Americans are keen supporters of higher education and Washington has traditionally generously concurred. But, in the 2020 presidential Democratic primary, several prominent potential nominees have endorsed once-unimaginable levels of government aid for college students. Elizabeth Warren, for example, recently announced that if elected she would spend $1.5 trillion (raised by higher taxes on the very rich) to eliminate up to $50,000 in student loan debt for those in household with incomes below $100,000 with smaller cancellations for households earning less than $250,000. Her plan would also abolish tuition at all public colleges while offering government grants for non-tuition expenses. Meanwhile, a $50 billion fund would help financially struggling historically black colleges and universities (HBCU).


Some 42 million Americans would benefit, especially 75% of those with federal government-funded college debt. Washington would also encourage non-government debtholders to further eliminate student debt. What's more, her plan would require an "annual equity audit" to ensure that low-income and students of color were proportionately represented in both admission and graduation.


Warren's plan ostensibly helps poorer students and minorities climb up the economic ladder into well-paying middle-class jobs, but left unsaid is that college professors and administrators would appear to be even greater beneficiaries. After all, cancelling student debt and free tuition at public colleges may help millions of American youngsters obtain diplomas and be debt-free, but the parchment hardly guarantees a good job. By contrast, opening the floodgates to BA seekers via government subsidies will, it would seem, create yet more academic jobs.
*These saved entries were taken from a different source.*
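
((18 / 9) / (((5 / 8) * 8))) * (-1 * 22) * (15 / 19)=-132 / 19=-6.95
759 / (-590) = -759 / 590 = -1.29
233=233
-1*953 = -953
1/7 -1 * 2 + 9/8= -41/56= -0.73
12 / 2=6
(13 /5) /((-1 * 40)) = -13 /200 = -0.06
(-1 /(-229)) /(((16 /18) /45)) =405 /1832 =0.22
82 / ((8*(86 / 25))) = 2.98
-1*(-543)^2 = -294849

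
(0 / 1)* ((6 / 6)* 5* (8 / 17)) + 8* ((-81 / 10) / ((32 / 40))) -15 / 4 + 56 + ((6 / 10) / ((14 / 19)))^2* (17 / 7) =-232723 / 8575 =-27.14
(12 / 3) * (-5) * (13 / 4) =-65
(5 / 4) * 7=35 / 4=8.75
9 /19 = 0.47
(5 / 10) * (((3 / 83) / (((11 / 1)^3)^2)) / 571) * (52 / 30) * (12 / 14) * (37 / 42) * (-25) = -2405 / 4114019933177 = -0.00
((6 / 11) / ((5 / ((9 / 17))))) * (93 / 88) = 0.06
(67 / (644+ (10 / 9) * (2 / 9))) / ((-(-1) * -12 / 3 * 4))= -5427 / 834944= -0.01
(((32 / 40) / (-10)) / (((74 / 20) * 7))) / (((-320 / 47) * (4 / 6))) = 141 / 207200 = 0.00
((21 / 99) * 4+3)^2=16129 / 1089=14.81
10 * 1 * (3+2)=50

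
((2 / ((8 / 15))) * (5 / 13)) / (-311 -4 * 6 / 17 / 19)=-24225 / 5224804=-0.00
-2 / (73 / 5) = -10 / 73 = -0.14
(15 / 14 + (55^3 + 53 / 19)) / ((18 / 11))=162274849 / 1596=101675.97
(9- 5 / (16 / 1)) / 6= 139 / 96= 1.45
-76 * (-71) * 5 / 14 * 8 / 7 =107920 / 49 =2202.45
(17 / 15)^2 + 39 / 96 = 12173 / 7200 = 1.69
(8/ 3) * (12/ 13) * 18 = 44.31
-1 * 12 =-12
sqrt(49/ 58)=7 * sqrt(58)/ 58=0.92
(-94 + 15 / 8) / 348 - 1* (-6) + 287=814975 / 2784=292.74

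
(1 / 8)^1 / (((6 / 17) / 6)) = 17 / 8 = 2.12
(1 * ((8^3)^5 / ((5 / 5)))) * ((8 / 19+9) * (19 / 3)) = 6298002603900928 / 3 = 2099334201300309.33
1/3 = 0.33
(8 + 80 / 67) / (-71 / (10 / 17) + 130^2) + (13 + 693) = 7936950646 / 11242131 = 706.00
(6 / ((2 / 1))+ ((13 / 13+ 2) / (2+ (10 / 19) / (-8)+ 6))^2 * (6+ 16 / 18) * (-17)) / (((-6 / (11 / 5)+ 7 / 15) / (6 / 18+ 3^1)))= 2748392350 / 135626157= 20.26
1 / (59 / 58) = 0.98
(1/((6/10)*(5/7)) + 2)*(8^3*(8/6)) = 26624/9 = 2958.22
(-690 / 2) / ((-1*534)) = 115 / 178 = 0.65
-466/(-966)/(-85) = -233/41055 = -0.01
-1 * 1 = -1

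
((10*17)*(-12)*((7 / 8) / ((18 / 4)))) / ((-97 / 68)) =278.08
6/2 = 3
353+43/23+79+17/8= 80223/184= 435.99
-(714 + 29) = -743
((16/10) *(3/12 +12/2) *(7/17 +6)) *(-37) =-40330/17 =-2372.35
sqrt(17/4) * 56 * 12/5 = 336 * sqrt(17)/5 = 277.07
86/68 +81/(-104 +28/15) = 12283/26044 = 0.47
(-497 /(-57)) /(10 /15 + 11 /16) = 7952 /1235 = 6.44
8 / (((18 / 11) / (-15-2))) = -83.11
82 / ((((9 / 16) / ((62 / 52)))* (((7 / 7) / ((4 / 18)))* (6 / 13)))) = 20336 / 243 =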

Alas, matters are more complicated and though Warren's plan (and others like it) is unlikely to come into being, it is worthwhile to ask if such huge subsidies have any merit. As we shall see, over and above possibly squandering the $1.5 trillion, her plan may produce the opposite of what it intends, namely it will bring widespread unemployment among many college professors and administrators. As the old saying goes, be careful what you wish for, and this certainly applies to academics.


What Warren, Sanders and other progressives offer is politically predictable: college professors and administrations are among the most loyal Democratic voting blocs, and going one step further, they have long labored to indoctrinate American youngsters to embrace the hyper-expansive government ideology dominating today's Democratic Party. On its face, free tuition to boost enrollments is a wonderful quid pro quo, a generous "Thank You" from Congress to the professorate.


Moreover, this payback (if it ever came to pass) would be arriving in the nick of time. Yes, many tenured faculty, particularly at elite schools, enjoy job security, but contrary to popular stereotypes, being a college professor or administrator is no longer the safe, guaranteed-for-life cushy job it once was.